Ensure High Availability onIBM PowerHA


You’ve invested a great deal of time and effort in building highly available PowerHA (formerly HACMP) clusters. But will those clusters work when you need them most? Are they guaranteed to fail-over flawlessly no matter what happens?

Let’s face it: it is difficult to keep your cluster configuration perfectly aligned with vendor best-practices, and in sync with changes in the other IT layers that PowerHA interfaces with (such as OS, Storage, Networking and more). Unfortunately, even a small misconfiguration or discrepancy between cluster nodes can lead to unsuccessful fail-overs and painful outages at the worst possible time.

PowerHA Configuration Alignment with Storage and Replication

On a daily basis, AvailabilityGuard verifies that your underlying storage devices are accessible and configured to provide equal levels of availability and service. With AvailabilityGuard, you can be confident that clusters will fail-over successfully, mount storage volumes and volume groups, and start applications – whether running on physical servers, logical partitions (LPAR) or in conjunction with Power VM / VIO technology. When PowerHA SystemMirror is used, AvailabilityGuard ensures that your cluster is set correctly to manage the replication process and make LUNs accessible at the remote site, thus ensuring that multi-site fail-over and your DR plan will work.

Samples issues:

  • LUNS inaccessible to cluster nodes (local or remote nodes), or accessible to unauthorized hosts
  • SCSI-3 reservation best practice violations
  • Incorrect replication settings for IBM DS Series, SVC, V7000, XIV – with either Metro Mirror or Global Mirror, and for non-IBM vendors such as EMC SRDF, HDS TrueCopy (HTC) or UniversalReplicator (HUR), and more.
  • HyperSwap best practices
  • Data misplaced on incorrect storage tier, or on un-shared volumes.
  • Fabric single point of failure or masking/zoning misconfigurations that will fail fail-over

PowerHA Server and Application Level Settings

AvailabilityGuard analyzes the configuration of the different components within the domain of the PowerHA Cluster, including LPARs, operating systems, VIO servers, volume groups, file systems, Oracle and IBM DB2 (UDB) database files and more. AvailabilityGuard verifies that the cluster configuration and the settings of each of these components are aligned and well-orchestrated. Any mismatch may lead to failed switch-overs.

Sample issues:

  • Mismatch between OS mount configuration and cluster mount resource config
  • LVM mirroring, GVLM and GPFS best practices
  • Existence of key directories/files as defined in resources (Oracle listener.ora, Apache httpDir, SYMCLI, …)
  • Resource-specific best practices (volume group, logical volume, file system, application, Service IP labels, Tape resources)
  • Server network configuration – NIC bonding, private and public network connections, etc.
  • Suboptimal VIOS/VIOC settings that create single-points-of -failure, service disruption, partition relocation or cluster failover risks
  • VSCSI and NPIV guidelines for availability and data protection
  • Oracle, Sybase and DB2 configuration analysis

PowerHA Node Alignment

Using an intelligent comparison engine, AvailabilityGuard assists the cluster administrator to identify major differences between cluster nodes. Such inconsistencies often lead to unexpected behavior at and following a cluster fail-over.

Sample issues:

  • Differences in OS version, technology level, installed products, patches, user and group config, kernel parameters, services, network options, configuration files, etc. Difference in FC Adapter settings, Network adapters, time and ntp settings, etc.
  • Difference in multipath config – hdisk number of path, algorithm, queue depth, reserve policy and more.
  • Differences in WebSphere/Weblogic/Tomcat deployments (binaries, domains, Java, etc.)

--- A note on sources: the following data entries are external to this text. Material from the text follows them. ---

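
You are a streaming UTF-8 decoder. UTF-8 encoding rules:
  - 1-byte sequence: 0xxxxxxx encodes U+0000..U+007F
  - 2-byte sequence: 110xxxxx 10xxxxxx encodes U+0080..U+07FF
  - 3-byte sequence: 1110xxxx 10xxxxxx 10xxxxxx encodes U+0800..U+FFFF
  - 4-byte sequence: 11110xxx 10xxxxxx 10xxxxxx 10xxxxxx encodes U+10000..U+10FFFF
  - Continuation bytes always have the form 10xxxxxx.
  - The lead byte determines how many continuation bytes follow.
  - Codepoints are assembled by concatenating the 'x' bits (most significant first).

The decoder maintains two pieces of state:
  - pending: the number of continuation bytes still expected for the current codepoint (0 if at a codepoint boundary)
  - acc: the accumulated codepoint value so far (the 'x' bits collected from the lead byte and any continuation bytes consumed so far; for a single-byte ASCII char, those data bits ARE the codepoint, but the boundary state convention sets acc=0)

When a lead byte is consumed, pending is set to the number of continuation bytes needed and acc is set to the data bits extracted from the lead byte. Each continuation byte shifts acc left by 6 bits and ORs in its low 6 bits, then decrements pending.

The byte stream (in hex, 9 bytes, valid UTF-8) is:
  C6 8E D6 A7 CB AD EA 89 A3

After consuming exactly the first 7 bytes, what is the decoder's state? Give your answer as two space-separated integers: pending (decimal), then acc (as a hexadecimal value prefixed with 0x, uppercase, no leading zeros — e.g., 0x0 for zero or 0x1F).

Answer: 2 0xA

Derivation:
Byte[0]=C6: 2-byte lead. pending=1, acc=0x6
Byte[1]=8E: continuation. acc=(acc<<6)|0x0E=0x18E, pending=0
Byte[2]=D6: 2-byte lead. pending=1, acc=0x16
Byte[3]=A7: continuation. acc=(acc<<6)|0x27=0x5A7, pending=0
Byte[4]=CB: 2-byte lead. pending=1, acc=0xB
Byte[5]=AD: continuation. acc=(acc<<6)|0x2D=0x2ED, pending=0
Byte[6]=EA: 3-byte lead. pending=2, acc=0xA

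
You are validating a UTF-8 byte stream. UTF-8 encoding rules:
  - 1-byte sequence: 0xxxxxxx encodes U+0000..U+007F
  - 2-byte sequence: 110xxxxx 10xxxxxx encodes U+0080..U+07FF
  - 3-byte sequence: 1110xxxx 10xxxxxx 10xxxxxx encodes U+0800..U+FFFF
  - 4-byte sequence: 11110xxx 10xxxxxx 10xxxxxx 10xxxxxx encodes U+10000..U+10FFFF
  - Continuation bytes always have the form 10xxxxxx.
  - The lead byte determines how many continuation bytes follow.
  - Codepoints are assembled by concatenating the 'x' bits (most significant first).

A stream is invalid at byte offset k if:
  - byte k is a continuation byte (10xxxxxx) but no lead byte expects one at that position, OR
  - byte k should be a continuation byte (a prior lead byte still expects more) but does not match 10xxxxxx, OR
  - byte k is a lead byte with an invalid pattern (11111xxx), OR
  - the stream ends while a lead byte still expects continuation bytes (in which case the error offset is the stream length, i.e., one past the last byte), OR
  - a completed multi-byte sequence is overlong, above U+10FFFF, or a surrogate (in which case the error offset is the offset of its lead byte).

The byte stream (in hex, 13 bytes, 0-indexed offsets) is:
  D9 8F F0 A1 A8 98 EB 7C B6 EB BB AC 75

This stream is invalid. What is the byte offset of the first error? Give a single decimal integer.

Byte[0]=D9: 2-byte lead, need 1 cont bytes. acc=0x19
Byte[1]=8F: continuation. acc=(acc<<6)|0x0F=0x64F
Completed: cp=U+064F (starts at byte 0)
Byte[2]=F0: 4-byte lead, need 3 cont bytes. acc=0x0
Byte[3]=A1: continuation. acc=(acc<<6)|0x21=0x21
Byte[4]=A8: continuation. acc=(acc<<6)|0x28=0x868
Byte[5]=98: continuation. acc=(acc<<6)|0x18=0x21A18
Completed: cp=U+21A18 (starts at byte 2)
Byte[6]=EB: 3-byte lead, need 2 cont bytes. acc=0xB
Byte[7]=7C: expected 10xxxxxx continuation. INVALID

Answer: 7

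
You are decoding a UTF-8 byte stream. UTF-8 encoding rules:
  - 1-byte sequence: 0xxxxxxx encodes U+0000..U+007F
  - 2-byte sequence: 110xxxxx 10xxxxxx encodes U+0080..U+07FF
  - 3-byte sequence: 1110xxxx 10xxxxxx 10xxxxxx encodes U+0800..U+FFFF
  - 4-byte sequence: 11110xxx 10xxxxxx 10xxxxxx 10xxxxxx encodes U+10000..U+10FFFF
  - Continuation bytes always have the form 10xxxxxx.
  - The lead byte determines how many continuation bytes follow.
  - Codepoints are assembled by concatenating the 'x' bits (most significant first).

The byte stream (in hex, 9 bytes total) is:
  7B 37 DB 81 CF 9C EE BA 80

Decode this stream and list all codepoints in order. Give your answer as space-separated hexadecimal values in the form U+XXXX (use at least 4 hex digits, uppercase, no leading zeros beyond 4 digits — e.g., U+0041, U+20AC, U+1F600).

Answer: U+007B U+0037 U+06C1 U+03DC U+EE80

Derivation:
Byte[0]=7B: 1-byte ASCII. cp=U+007B
Byte[1]=37: 1-byte ASCII. cp=U+0037
Byte[2]=DB: 2-byte lead, need 1 cont bytes. acc=0x1B
Byte[3]=81: continuation. acc=(acc<<6)|0x01=0x6C1
Completed: cp=U+06C1 (starts at byte 2)
Byte[4]=CF: 2-byte lead, need 1 cont bytes. acc=0xF
Byte[5]=9C: continuation. acc=(acc<<6)|0x1C=0x3DC
Completed: cp=U+03DC (starts at byte 4)
Byte[6]=EE: 3-byte lead, need 2 cont bytes. acc=0xE
Byte[7]=BA: continuation. acc=(acc<<6)|0x3A=0x3BA
Byte[8]=80: continuation. acc=(acc<<6)|0x00=0xEE80
Completed: cp=U+EE80 (starts at byte 6)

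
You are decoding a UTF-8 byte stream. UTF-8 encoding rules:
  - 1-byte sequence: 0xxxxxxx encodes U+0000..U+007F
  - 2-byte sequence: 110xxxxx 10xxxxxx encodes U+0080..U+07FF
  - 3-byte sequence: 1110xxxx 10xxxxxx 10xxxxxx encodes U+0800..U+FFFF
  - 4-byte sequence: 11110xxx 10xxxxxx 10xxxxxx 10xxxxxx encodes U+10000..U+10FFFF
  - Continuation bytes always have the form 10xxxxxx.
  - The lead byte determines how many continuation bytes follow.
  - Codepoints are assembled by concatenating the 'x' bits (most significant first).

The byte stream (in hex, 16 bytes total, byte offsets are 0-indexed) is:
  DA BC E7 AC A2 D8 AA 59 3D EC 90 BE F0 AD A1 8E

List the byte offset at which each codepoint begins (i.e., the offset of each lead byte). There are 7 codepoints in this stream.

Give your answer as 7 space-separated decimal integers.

Answer: 0 2 5 7 8 9 12

Derivation:
Byte[0]=DA: 2-byte lead, need 1 cont bytes. acc=0x1A
Byte[1]=BC: continuation. acc=(acc<<6)|0x3C=0x6BC
Completed: cp=U+06BC (starts at byte 0)
Byte[2]=E7: 3-byte lead, need 2 cont bytes. acc=0x7
Byte[3]=AC: continuation. acc=(acc<<6)|0x2C=0x1EC
Byte[4]=A2: continuation. acc=(acc<<6)|0x22=0x7B22
Completed: cp=U+7B22 (starts at byte 2)
Byte[5]=D8: 2-byte lead, need 1 cont bytes. acc=0x18
Byte[6]=AA: continuation. acc=(acc<<6)|0x2A=0x62A
Completed: cp=U+062A (starts at byte 5)
Byte[7]=59: 1-byte ASCII. cp=U+0059
Byte[8]=3D: 1-byte ASCII. cp=U+003D
Byte[9]=EC: 3-byte lead, need 2 cont bytes. acc=0xC
Byte[10]=90: continuation. acc=(acc<<6)|0x10=0x310
Byte[11]=BE: continuation. acc=(acc<<6)|0x3E=0xC43E
Completed: cp=U+C43E (starts at byte 9)
Byte[12]=F0: 4-byte lead, need 3 cont bytes. acc=0x0
Byte[13]=AD: continuation. acc=(acc<<6)|0x2D=0x2D
Byte[14]=A1: continuation. acc=(acc<<6)|0x21=0xB61
Byte[15]=8E: continuation. acc=(acc<<6)|0x0E=0x2D84E
Completed: cp=U+2D84E (starts at byte 12)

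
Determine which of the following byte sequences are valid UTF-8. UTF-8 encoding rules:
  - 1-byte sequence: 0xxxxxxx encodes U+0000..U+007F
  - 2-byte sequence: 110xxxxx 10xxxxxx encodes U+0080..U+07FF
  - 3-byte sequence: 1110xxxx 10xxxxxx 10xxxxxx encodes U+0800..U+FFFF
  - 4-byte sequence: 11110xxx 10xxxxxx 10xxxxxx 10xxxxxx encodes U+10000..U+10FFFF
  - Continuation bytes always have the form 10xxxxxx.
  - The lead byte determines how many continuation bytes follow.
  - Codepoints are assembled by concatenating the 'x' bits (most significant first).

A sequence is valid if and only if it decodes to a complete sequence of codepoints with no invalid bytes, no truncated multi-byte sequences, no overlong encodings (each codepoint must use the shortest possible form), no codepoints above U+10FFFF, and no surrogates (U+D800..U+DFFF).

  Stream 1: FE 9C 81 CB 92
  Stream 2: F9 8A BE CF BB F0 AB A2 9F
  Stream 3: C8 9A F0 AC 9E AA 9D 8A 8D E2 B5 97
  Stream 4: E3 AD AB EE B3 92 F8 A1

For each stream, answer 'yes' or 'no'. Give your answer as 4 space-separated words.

Stream 1: error at byte offset 0. INVALID
Stream 2: error at byte offset 0. INVALID
Stream 3: error at byte offset 6. INVALID
Stream 4: error at byte offset 6. INVALID

Answer: no no no no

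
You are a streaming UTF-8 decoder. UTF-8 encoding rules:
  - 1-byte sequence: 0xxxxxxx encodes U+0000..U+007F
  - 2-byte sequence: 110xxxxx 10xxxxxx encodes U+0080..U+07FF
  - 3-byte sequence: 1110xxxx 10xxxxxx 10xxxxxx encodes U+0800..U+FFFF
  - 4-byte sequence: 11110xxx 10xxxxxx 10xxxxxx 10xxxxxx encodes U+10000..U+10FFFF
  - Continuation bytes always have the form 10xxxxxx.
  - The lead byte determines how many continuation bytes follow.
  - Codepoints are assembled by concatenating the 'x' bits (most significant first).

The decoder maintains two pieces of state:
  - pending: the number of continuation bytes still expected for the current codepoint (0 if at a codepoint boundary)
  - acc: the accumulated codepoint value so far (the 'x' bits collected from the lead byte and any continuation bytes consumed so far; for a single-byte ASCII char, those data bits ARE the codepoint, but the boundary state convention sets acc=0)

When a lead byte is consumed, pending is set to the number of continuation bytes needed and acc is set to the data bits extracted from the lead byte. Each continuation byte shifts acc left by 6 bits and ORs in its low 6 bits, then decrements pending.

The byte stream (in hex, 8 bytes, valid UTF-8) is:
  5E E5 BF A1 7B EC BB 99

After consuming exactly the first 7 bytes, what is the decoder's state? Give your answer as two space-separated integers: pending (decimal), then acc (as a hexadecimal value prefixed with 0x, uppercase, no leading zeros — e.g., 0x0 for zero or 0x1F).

Byte[0]=5E: 1-byte. pending=0, acc=0x0
Byte[1]=E5: 3-byte lead. pending=2, acc=0x5
Byte[2]=BF: continuation. acc=(acc<<6)|0x3F=0x17F, pending=1
Byte[3]=A1: continuation. acc=(acc<<6)|0x21=0x5FE1, pending=0
Byte[4]=7B: 1-byte. pending=0, acc=0x0
Byte[5]=EC: 3-byte lead. pending=2, acc=0xC
Byte[6]=BB: continuation. acc=(acc<<6)|0x3B=0x33B, pending=1

Answer: 1 0x33B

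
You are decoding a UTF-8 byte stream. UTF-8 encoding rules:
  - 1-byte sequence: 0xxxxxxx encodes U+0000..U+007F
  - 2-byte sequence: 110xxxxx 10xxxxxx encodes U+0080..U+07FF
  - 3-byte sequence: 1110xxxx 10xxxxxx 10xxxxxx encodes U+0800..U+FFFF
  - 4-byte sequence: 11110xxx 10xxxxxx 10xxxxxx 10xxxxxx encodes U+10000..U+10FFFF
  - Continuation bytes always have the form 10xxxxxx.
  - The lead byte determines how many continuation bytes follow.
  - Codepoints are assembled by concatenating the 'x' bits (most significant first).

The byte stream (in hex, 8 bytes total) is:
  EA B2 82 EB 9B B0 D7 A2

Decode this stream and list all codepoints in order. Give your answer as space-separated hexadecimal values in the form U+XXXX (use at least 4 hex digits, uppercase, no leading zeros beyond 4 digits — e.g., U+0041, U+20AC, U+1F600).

Answer: U+AC82 U+B6F0 U+05E2

Derivation:
Byte[0]=EA: 3-byte lead, need 2 cont bytes. acc=0xA
Byte[1]=B2: continuation. acc=(acc<<6)|0x32=0x2B2
Byte[2]=82: continuation. acc=(acc<<6)|0x02=0xAC82
Completed: cp=U+AC82 (starts at byte 0)
Byte[3]=EB: 3-byte lead, need 2 cont bytes. acc=0xB
Byte[4]=9B: continuation. acc=(acc<<6)|0x1B=0x2DB
Byte[5]=B0: continuation. acc=(acc<<6)|0x30=0xB6F0
Completed: cp=U+B6F0 (starts at byte 3)
Byte[6]=D7: 2-byte lead, need 1 cont bytes. acc=0x17
Byte[7]=A2: continuation. acc=(acc<<6)|0x22=0x5E2
Completed: cp=U+05E2 (starts at byte 6)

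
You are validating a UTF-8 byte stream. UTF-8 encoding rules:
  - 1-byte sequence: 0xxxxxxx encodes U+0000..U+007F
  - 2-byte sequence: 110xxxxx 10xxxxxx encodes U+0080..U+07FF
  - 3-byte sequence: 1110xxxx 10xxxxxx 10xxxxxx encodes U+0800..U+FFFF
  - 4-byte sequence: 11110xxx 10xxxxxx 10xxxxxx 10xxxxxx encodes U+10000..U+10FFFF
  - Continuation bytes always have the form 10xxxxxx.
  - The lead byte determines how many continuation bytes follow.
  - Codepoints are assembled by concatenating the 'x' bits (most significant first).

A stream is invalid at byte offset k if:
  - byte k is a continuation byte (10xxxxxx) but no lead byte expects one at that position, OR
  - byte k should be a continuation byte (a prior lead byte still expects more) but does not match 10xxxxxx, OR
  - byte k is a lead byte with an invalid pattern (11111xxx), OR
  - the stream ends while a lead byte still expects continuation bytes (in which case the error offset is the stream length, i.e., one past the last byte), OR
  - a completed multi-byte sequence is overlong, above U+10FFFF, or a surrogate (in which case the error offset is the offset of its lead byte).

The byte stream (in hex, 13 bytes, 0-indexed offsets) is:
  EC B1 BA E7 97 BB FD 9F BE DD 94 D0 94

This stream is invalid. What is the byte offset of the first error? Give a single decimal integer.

Byte[0]=EC: 3-byte lead, need 2 cont bytes. acc=0xC
Byte[1]=B1: continuation. acc=(acc<<6)|0x31=0x331
Byte[2]=BA: continuation. acc=(acc<<6)|0x3A=0xCC7A
Completed: cp=U+CC7A (starts at byte 0)
Byte[3]=E7: 3-byte lead, need 2 cont bytes. acc=0x7
Byte[4]=97: continuation. acc=(acc<<6)|0x17=0x1D7
Byte[5]=BB: continuation. acc=(acc<<6)|0x3B=0x75FB
Completed: cp=U+75FB (starts at byte 3)
Byte[6]=FD: INVALID lead byte (not 0xxx/110x/1110/11110)

Answer: 6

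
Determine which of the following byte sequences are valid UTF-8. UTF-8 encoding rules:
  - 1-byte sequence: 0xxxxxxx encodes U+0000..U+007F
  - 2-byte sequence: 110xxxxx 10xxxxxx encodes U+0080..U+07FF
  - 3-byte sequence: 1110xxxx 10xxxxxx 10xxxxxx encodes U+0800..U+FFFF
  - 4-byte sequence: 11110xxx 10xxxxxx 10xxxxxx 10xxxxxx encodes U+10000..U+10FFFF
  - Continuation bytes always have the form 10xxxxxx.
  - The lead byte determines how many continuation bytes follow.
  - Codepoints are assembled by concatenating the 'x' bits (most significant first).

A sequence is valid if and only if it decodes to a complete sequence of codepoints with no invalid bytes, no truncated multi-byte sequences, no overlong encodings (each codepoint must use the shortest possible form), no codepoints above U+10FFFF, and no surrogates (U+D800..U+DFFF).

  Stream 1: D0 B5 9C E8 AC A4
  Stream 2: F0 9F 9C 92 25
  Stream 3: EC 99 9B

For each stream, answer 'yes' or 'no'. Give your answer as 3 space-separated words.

Stream 1: error at byte offset 2. INVALID
Stream 2: decodes cleanly. VALID
Stream 3: decodes cleanly. VALID

Answer: no yes yes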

PowerHA Configuration Vulnerabilities

AvailabilityGuard analyzes the configuration of PowerHA itself, and verifies that it complies with the IBM guidelines and with community-driven best practices. The analysis includes comprehensive investigation of resource groups, resources, network interface, Heartbeat management, and additional components.

Sample issues:

  • Valid resource and resource dependency configuration
  • Network configuration best practices (Cluster communication redundancy, Unicast and Multicast network communication)
  • Valid states for resource, group and systems
  • SystemMirror Configuration best practices, HyperSwap, Storage fencing and more.